Mutiny on the Bunny is a 1950 Warner Bros. Looney Tunes cartoon directed by Friz Freleng. The short was released on February 11, 1950, and stars Bugs Bunny and Yosemite Sam.

It is one of three nautical-themed shorts with Sam as a pirate, along with Buccaneer Bunny (1948) and Captain Hareblower (1954). The title is a reference to the film Mutiny on the Bounty (1935).

==Plot==
Set in 18th-century England, the film centers on Yosemite Sam's attempts to commandeer a ship, the "Sad Sack," for his own mischievous purposes. He coerces Bugs Bunny into joining as a crew member under false pretenses of a free voyage around the world.

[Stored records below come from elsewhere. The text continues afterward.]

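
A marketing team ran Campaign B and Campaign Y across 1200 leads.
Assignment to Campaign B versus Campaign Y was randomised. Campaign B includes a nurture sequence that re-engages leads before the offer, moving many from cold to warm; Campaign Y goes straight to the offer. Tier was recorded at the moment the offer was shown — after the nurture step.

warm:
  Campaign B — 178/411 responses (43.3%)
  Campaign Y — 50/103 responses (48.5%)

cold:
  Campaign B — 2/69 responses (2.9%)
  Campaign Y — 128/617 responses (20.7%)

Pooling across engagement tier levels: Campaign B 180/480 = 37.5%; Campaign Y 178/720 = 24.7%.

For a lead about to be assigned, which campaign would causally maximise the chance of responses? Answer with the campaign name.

The engagement tier-specific comparison favours Campaign Y throughout, but the pooled figures favour Campaign B. The question is whether to condition on engagement tier.
Engagement tier is downstream of the campaign. One should not condition on a consequence of treatment, so the overall rates are the right comparison.
Pooled: Campaign B 37.5% vs Campaign Y 24.7%; Campaign B is higher overall.

Campaign B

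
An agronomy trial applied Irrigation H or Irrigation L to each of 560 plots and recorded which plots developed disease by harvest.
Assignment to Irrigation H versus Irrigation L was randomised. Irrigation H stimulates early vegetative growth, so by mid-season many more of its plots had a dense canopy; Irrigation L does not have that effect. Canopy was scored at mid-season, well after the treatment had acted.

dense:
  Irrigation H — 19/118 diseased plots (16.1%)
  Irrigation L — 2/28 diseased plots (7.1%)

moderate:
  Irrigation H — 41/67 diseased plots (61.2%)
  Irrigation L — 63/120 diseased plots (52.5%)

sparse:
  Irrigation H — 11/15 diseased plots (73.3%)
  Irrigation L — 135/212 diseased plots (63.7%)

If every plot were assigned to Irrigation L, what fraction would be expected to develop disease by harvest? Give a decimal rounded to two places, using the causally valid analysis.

Within every mid-season canopy level Irrigation L has the lower rate, yet pooled Irrigation H does — Simpson's reversal.
Mid-season canopy here is a post-treatment variable shaped by the irrigation; conditioning on it would introduce bias rather than remove it. The overall comparison is the causal one.
So P(outcome | do(Irrigation L)) is just the pooled rate for Irrigation L: 200/360 = 0.556.

0.56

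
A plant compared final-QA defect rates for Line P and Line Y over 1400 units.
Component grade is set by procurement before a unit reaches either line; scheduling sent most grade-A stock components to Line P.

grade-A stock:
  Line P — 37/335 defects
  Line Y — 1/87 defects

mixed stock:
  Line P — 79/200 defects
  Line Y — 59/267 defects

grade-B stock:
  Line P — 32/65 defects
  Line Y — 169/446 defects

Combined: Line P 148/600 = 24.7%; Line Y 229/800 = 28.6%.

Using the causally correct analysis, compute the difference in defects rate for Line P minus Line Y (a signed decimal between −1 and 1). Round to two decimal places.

Nothing the line does changes component grade; the imbalance is an allocation artefact. With component grade also predicting the outcome, the pooled figure is confounded, and the within-stratum comparison is the causal one.
Adjusting over the population distribution of component grade: 0.301·(0.110−0.011) + 0.334·(0.395−0.221) + 0.365·(0.492−0.379) = +0.129.

+0.13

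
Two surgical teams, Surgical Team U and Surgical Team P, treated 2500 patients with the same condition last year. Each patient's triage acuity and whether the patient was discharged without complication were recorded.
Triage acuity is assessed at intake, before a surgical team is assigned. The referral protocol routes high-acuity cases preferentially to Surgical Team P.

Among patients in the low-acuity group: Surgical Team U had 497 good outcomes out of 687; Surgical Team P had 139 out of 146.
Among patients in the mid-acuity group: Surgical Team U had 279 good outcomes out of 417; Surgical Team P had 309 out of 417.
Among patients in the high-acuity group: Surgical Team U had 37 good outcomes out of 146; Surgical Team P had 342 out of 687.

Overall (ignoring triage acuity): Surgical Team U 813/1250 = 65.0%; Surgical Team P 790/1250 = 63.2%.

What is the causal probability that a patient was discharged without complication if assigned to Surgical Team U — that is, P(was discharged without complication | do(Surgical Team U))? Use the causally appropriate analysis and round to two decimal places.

0.55

The triage acuity-specific comparison favours Surgical Team P throughout, but the pooled figures favour Surgical Team U. The question is whether to condition on triage acuity.
Triage acuity differs across surgical teams for reasons unrelated to any effect of the surgical team itself, and it separately predicts the outcome — a classic confounder. We must compare within triage acuity levels.
Standardising Surgical Team U to the population triage acuity mix: 0.333·497/687 + 0.334·279/417 + 0.333·37/146 = 0.549.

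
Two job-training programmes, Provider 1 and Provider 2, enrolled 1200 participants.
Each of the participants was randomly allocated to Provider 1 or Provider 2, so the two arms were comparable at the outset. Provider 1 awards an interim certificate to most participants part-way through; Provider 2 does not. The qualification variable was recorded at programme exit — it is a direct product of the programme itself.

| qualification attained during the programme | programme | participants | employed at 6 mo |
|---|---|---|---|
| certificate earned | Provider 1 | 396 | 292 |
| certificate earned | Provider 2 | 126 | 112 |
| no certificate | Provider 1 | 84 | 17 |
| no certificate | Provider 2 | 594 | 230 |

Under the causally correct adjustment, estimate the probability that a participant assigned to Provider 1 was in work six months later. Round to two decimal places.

0.64

Stratifying would compare programmes among participants the programmes themselves sorted into qualification attained during the programme groups — a form of selection on an intermediate. The unconditioned pooled rates give the total causal effect.
So P(outcome | do(Provider 1)) is just the pooled rate for Provider 1: 309/480 = 0.644.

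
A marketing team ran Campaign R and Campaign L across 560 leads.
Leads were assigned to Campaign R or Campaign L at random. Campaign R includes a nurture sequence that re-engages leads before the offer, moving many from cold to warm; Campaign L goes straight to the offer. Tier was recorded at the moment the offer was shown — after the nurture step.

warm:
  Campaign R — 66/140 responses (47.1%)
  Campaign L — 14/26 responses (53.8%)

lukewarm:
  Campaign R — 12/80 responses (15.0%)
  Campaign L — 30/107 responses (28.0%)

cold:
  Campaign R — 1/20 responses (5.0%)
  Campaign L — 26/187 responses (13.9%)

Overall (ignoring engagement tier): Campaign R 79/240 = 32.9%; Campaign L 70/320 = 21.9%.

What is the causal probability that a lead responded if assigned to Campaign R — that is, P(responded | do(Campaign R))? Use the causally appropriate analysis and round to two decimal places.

Engagement tier is recorded after the campaign and is itself shifted by it — it sits on the causal path from campaign to outcome. Conditioning on a mediator would strip out part of the effect we want; the pooled comparison gives the total causal effect.
So P(outcome | do(Campaign R)) is just the pooled rate for Campaign R: 79/240 = 0.329.

0.33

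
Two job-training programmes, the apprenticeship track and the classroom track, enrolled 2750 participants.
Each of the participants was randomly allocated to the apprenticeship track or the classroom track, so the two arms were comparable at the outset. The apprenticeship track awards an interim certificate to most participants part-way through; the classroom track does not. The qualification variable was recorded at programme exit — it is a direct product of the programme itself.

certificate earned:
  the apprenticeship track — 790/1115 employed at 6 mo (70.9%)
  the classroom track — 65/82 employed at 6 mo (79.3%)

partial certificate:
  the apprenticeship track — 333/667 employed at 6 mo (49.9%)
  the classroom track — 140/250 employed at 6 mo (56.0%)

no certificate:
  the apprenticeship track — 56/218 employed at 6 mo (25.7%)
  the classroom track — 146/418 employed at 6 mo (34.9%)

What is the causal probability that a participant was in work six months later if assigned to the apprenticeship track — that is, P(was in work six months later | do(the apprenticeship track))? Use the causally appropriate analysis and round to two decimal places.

0.59

The distribution of qualification attained during the programme is itself part of what the programme does — it is an intermediate outcome. Holding it fixed would remove that part of the effect; the total effect is the pooled difference.
So P(outcome | do(the apprenticeship track)) is just the pooled rate for the apprenticeship track: 1179/2000 = 0.590.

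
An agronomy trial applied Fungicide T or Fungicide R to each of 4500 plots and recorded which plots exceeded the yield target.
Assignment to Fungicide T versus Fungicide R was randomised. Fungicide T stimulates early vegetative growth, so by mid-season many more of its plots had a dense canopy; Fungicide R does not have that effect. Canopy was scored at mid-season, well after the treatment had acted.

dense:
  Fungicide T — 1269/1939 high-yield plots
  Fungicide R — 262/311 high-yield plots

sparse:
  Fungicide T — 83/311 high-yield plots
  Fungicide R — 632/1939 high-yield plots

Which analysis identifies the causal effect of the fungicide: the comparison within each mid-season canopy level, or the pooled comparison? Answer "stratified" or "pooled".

pooled

Mid-season canopy here is a post-treatment variable shaped by the fungicide; conditioning on it would introduce bias rather than remove it. The overall comparison is the causal one.
Pooled: Fungicide T 60.1% vs Fungicide R 39.7%; Fungicide T is higher overall.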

Once aboard, Bugs realizes he has been duped and engages in a series of comedic confrontations with Sam. Their antics include Bugs tricking Sam into relinquishing his authority by feigning a shipwreck, only to have Sam retaliate with various schemes for vengeance. These range from attempting to sink Bugs with the ship's anchor disguised as a baby to mistakenly causing the ship to sink while searching for buried treasure.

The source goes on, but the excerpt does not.